Terminons quand même sur le message écologique de ce roman, mais aussi politique : disons clairement les choses c’est un livre très engagé et à tendance moralisatrice. Cependant, cet aspect ne m’a pas dérangée puisque je suis déjà sensibilisée au sujet écologique et fait de mon mieux au quotidien tout en sachant qu’il y a encore beaucoup à améliorer. Je n’ai pas ressenti spécifiquement l’injonction à changer d’habitudes ni le côté fataliste du « on va tout mourir », mais avouons qu’il est quand même très présent au cœur du roman et qu’il peut être agaçant pour certaines personnes.
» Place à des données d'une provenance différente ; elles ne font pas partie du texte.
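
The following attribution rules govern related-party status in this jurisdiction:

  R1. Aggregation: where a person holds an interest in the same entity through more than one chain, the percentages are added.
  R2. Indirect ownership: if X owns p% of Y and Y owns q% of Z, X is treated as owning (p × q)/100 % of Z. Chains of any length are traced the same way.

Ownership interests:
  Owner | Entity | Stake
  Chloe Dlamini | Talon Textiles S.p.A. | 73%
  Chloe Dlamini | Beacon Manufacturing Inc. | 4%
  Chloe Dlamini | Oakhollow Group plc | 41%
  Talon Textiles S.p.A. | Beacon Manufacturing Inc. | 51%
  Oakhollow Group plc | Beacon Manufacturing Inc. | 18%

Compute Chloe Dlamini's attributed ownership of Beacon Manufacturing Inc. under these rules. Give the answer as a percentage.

48.61%

Chain via Talon Textiles S.p.A. (R2): 73% × 51% = 37.23% of Beacon Manufacturing Inc.
Chain via Oakhollow Group plc (R2): 41% × 18% = 7.38% of Beacon Manufacturing Inc.
Direct interest in Beacon Manufacturing Inc: 4%.
Aggregating (R1): 37.23% + 7.38% + 4% = 48.61%.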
De même, je ne m’imagine pas faire lire ce roman à des adolescents trop jeunes… Pas pour leur cacher les choses, mais par manque de pédagogie. Enfin, le message anti-Trump est clair et ne m’a posé aucun souci. Reste à voir pour chacun, mais cela fait du bien aussi de pouvoir être secoués par une lecture. À condition que vous soyez plus réceptifs que moi… L’ennui aura vaincu l’histoire pourtant pleine de possibilités.

Ennui et déception au rendez-vous de ce roman que j’étais pourtant persuadée d’avance d’aimer. L’intrigue est terriblement plate, les clichés un peu trop prononcés, et le côté moralisateur peut déplaire même si cela est argumenté. Quant aux personnages, à l’exception de Norma, ils ne nous donneront pas du tout envie de nous investir auprès d’eux. Une ambiance qui ne parvient pas à envelopper le lecteur de ses vapeurs de pollution…

Je n’ai pas apprécié ma lecture, car je me suis beaucoup ennuyée. La seule chose que j’ai vraiment aimée était le concept de l’horloge de l’apocalypse qui vient insuffler un semblant de rythme au roman, en ce sens qu’il se base sur les actualisations historiques de ladite horloge en précisant les faits de l’époque.